For some people their web history could almost be as invasive as a webcam in their bedroom. And for people that do have a web cam in their bedroom - to use in "conversations" with their "friends" over the Internet - that traffic may be something they want to hide from the world too.

If we have a right to privacy, then we need to understand who can monitor what we do on the Internet, when that is "visible" and to whom it is "visible".

One of the great things in the world today is end-to-end encryption, so you can communicate with someone and know that only they can see what you are saying.

At the end of the day - privacy is always an option. We can communicate using the means we have, and we can use end-to-end encryption (even without using a computer). If the law says we cannot, then there are ways to do that covertly with no way to prove the use of encryption (steganography). So laws can only encroach on our privacy and not actually stop people communicating covertly. There is no point in such laws and they need to be blocked.

What we need is a society at a national and global level where people do not feel the need to be terrorists or criminals - tackle these problems at the root. If we give up our privacy and our way of life then the terrorists win by default. Don't let that happen.

P.S. cool halloween photo, Andrew (who also carved the pumpkin).


  1. You don't need to put the word "conversations" in quotes. The conventional meanings of the words "conversation" and "intercourse" flipped in the 18th century, and the old meanings of both are still valid (even if archaic and very likely to be misunderstood). :)

  2. It's a real shame that this discussion is even on the table. It's not only a violation of privacy but simply impractical and impossible. It's one of these things that when viewed from a technical standpoint, could only serve to infringe upon the rights of people who aren't terrorists or criminals.

    You do make a good point in that, everyone has something to hide. And this is in and of itself reason enough to not let the Government have access to potential blackmailing material for every person in the country.

    I like to use a particular analogy when relating to terrorism. If your PC was broken, the way we've dealt with terrorism is akin to skipping any diagnostics and going right ahead to hitting it with a hammer.

    Again and again, until it starts working.
    "You don't think we should hit this with a hammer? Terrorist sympathiser!"
    "See it's getting more broken that means we need to keep hitting going."
    "Your computer is totally wrecked? Well the ends justify the means!"

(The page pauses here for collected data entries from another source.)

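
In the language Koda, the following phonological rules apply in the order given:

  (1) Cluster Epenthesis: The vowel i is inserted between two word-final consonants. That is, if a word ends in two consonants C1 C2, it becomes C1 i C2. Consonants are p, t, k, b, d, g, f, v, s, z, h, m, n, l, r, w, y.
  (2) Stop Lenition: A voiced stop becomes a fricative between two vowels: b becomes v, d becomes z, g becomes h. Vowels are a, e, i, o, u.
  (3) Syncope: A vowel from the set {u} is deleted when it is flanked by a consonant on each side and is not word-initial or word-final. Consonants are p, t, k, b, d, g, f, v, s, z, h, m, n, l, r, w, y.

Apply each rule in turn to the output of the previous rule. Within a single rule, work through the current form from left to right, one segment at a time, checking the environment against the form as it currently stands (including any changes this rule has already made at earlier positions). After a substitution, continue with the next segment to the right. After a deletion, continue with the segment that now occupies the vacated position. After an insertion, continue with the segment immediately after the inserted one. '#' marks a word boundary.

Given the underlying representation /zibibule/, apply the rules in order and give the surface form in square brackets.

(1) Cluster Epenthesis: no change — [zibibule]
(2) Stop Lenition: [zibibule] → [zivivule]
(3) Syncope: [zivivule] → [zivivle]

[zivivle]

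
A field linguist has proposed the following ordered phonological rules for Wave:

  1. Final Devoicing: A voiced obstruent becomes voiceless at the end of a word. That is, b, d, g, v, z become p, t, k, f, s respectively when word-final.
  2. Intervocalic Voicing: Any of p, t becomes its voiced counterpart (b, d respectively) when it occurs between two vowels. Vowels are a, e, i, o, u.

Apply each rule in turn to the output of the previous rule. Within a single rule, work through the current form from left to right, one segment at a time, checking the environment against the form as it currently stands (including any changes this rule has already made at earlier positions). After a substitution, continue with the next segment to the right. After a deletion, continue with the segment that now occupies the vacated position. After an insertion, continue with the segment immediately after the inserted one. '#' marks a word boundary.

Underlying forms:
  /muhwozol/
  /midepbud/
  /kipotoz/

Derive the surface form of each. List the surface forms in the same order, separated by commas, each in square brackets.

/muhwozol/:
  1 Final Devoicing: no change — [muhwozol]
  2 Intervocalic Voicing: no change — [muhwozol]
/midepbud/:
  1 Final Devoicing: [midepbud] → [midepbut]
  2 Intervocalic Voicing: no change — [midepbut]
/kipotoz/:
  1 Final Devoicing: [kipotoz] → [kipotos]
  2 Intervocalic Voicing: [kipotos] → [kibodos]

[muhwozol], [midepbut], [kibodos]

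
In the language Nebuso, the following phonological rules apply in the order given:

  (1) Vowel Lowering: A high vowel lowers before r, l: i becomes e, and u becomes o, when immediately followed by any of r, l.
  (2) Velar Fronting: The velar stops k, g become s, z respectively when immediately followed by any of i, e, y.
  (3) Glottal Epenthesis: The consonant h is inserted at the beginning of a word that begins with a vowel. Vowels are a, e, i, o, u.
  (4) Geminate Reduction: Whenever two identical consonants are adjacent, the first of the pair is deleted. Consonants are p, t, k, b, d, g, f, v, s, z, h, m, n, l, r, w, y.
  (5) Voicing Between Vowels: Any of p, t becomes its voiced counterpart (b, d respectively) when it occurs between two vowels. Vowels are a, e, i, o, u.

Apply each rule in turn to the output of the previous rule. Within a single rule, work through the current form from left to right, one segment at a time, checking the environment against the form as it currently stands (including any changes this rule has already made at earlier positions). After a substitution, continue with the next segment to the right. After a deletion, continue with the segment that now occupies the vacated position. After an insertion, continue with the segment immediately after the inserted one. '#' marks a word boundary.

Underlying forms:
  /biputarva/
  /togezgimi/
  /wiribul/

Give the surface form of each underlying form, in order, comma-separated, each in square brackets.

[bibudarva], [tozezimi], [weribol]

/biputarva/:
  (1) Vowel Lowering: no change — [biputarva]
  (2) Velar Fronting: no change — [biputarva]
  (3) Glottal Epenthesis: no change — [biputarva]
  (4) Geminate Reduction: no change — [biputarva]
  (5) Voicing Between Vowels: [biputarva] → [bibudarva]
/togezgimi/:
  (1) Vowel Lowering: no change — [togezgimi]
  (2) Velar Fronting: [togezgimi] → [tozezzimi]
  (3) Glottal Epenthesis: no change — [tozezzimi]
  (4) Geminate Reduction: [tozezzimi] → [tozezimi]
  (5) Voicing Between Vowels: no change — [tozezimi]
/wiribul/:
  (1) Vowel Lowering: [wiribul] → [weribol]
  (2) Velar Fronting: no change — [weribol]
  (3) Glottal Epenthesis: no change — [weribol]
  (4) Geminate Reduction: no change — [weribol]
  (5) Voicing Between Vowels: no change — [weribol]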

  3. I sometimes feel that David Cameron is looking to the spirit of Erich Honecker for guidance here. Gather everything you can about every citizen, because sooner or later you'll get something about someone that you can use to your advantage. Angela Merkel grew up under Erich Honecker, wonder why she's so keen on privacy ?

    Once we give the state extra powers over our privacy, you can bet that such powers won't be revoked when the threat has long since vanished. A more extreme government could have a field day with all the collected data. Remember that the Nazi Party was democratically elected (well, sort of).

  4. Any devices on my home network that use a browser are getting routed through a VPN in future ...

  5. Hey Rev...

    Here is that information about out secret plot involving explosives tomorrow...

    Yrgf unir n uhtr sverjbexf qvfcynl. Lbh pna'g orng n srj rkcybfvbaf naq n ovg bs rssvtl oheavat.